While the official embassy — which moved from Tel Aviv to Jerusalem in 2018 at the behest of then-President Donald Trump — wished “a meaningful Yom Kippur (Day of Atonement) to all those who observe this holy day,” the U.S. Palestinian Affairs Unit, which is part of the embassy, said only that its office would be closed Thursday “for the local holiday.”
The decision not to acknowledge the Jewish holy day came months after the embassy’s leaders posted a minute-long video observing the beginning of the Muslim holy month of Ramadan.
In April, the U.S. embassy wished “a meaningful and peaceful Ramadan” to “all our Muslim friends observing the holy month.”
CBN News correspondent Julie Stahl explained the religious heritage of Yom Kippur:
The 10 days between Rosh Hashanah and Yom Kippur are known as the “Ten Days of Awe.” This is one’s chance, so to speak, to get his or her heart and relationships right before Yom Kippur.
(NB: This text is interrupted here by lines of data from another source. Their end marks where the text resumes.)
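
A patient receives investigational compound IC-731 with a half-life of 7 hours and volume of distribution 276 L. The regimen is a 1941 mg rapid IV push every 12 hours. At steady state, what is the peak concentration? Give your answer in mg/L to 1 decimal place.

k = ln2/t½ = ln2/7 ≈ 0.099021 h⁻¹; fraction remaining f = e^(−kτ) = e^(−0.099021×12) ≈ 0.3048.
At steady state, accumulation factor R = 1/(1 − e^(−kτ)) ≈ 1.4384.
Single-dose peak C₀ = D/Vd = 1941/276 ≈ 7.033 mg/L.
Steady-state peak Cmax,ss = C₀·R ≈ 7.033 × 1.4384 ≈ 10.116 mg/L.

10.1 mg/L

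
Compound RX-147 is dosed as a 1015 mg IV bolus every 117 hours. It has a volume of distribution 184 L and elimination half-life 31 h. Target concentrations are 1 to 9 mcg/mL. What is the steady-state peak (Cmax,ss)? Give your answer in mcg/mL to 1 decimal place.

6.0 mcg/mL

k = ln2/t½ = ln2/31 ≈ 0.022360 h⁻¹; fraction remaining f = e^(−kτ) = e^(−0.022360×117) ≈ 0.0731.
At steady state, accumulation factor R = 1/(1 − e^(−kτ)) ≈ 1.0789.
Each bolus raises the concentration by D/Vd = 1015/184 ≈ 5.516 mcg/mL.
Steady-state peak Cmax,ss = C₀·R ≈ 5.516 × 1.0789 ≈ 5.951 mcg/mL.
Peak 6.0 mcg/mL vs MTC 9 mcg/mL: below toxic threshold.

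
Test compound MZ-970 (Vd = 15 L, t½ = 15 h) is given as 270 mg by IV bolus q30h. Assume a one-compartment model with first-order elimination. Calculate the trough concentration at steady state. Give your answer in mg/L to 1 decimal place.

6.0 mg/L

τ = 30 h = 2 half-lives, so f = (1/2)^2 = 0.25.
At steady state, R = 1/(1 − 0.25) = 4/3.
Single-dose peak C₀ = D/Vd = 270/15 = 18 mg/L.
Steady-state peak Cmax,ss = C₀·R = 18 × 4/3 ≈ 24.000 mg/L.
Steady-state trough Cmin,ss = Cmax,ss·f ≈ 24.000 × 0.25 ≈ 6.000 mg/L.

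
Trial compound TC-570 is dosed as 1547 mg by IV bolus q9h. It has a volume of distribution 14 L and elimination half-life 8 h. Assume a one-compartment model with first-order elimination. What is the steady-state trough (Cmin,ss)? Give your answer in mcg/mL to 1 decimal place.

τ/t½ = 9/8 ≈ 1.125, so fraction remaining f = (1/2)^(9/8) ≈ 0.4585.
At steady state, accumulation factor R = 1/(1 − e^(−kτ)) ≈ 1.8467.
Each bolus raises the concentration by D/Vd = 1547/14 ≈ 110.500 mcg/mL.
Cmax,ss = C₀/(1 − f) ≈ 110.500/0.5415 ≈ 204.063 mcg/mL.
One interval later, Cmin,ss = Cmax,ss·e^(−kτ) ≈ 204.063 × 0.4585 ≈ 93.563 mcg/mL.

93.6 mcg/mL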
According to Jewish tradition, this is the time that one’s name is either inscribed or not in the Book of Life for another year.
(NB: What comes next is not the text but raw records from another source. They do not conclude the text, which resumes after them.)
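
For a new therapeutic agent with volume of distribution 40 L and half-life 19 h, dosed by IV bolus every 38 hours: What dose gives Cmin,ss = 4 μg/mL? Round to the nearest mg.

480 mg

τ/t½ = 38/19 ≈ 2, so f = (1/2)^(38/19) ≈ 0.250000.
Cmin,ss = (D/Vd)·f/(1−f), so D = Cmin,ss·Vd·(1−f)/f.
D = 4 × 40 × (1−f)/f ≈ 4 × 40 × 3.00000 ≈ 480.00 mg.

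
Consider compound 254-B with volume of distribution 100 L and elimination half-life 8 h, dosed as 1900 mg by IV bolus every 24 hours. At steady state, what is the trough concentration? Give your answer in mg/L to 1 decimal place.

The dosing interval is 3 half-lives, so f = 2^(−3) = 0.125.
Accumulation ratio R = 1/(1 − f) = 1/0.875 = 8/7.
Single-dose peak C₀ = D/Vd = 1900/100 = 19 mg/L.
Steady-state peak Cmax,ss = C₀·R = 19 × 8/7 ≈ 21.714 mg/L.
Steady-state trough Cmin,ss = Cmax,ss·f ≈ 21.714 × 0.125 ≈ 2.714 mg/L.

2.7 mg/L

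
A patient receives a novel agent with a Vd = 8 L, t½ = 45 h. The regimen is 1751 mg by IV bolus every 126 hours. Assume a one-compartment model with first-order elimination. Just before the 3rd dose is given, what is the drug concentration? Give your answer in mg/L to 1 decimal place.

35.9 mg/L

f = (1/2)^(τ/t½) = (1/2)^(126/45) ≈ 0.1436.
C₀ = D/Vd = 1751/8 ≈ 218.875 mg/L.
Before the 3rd dose, 2 doses have been given. Superposition: Cmin = C₀·(f + f²).
≈ 218.875 × (0.1436 + 0.0206) ≈ 218.875 × 0.1642 ≈ 35.939 mg/L.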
“These are heavy, heavy days of repentance, reflection, and seeking God’s face as we prepare to go stand before Him in a state of fasting, a state of humility on the day of Yom Kippur,” says Boaz Michael, founder of First Fruits of Zion.
In some traditions, worshippers pray Selichot or slichot prayers (“forgiveness”) as much as a month before Rosh Hashanah to make sure they are prepared for that day.
“The Bible speaks about Yom Kippur in terms of being a great day of judgment, of us standing before God. It’s traditionally, according to a Jewish perspective, a time in which we will literally be standing before the Father on that Day of Judgment,” says Michael.
It is tradition to wear white on Yom Kippur. Some men will even wear white robes, a practice rooted in Isaiah 1:18, in which God says, “Though your sins are like scarlet, I will make them as white as snow.”
Yom Kippur has a total of five prayers services throughout the day, more than any other holiday on the Jewish calendar.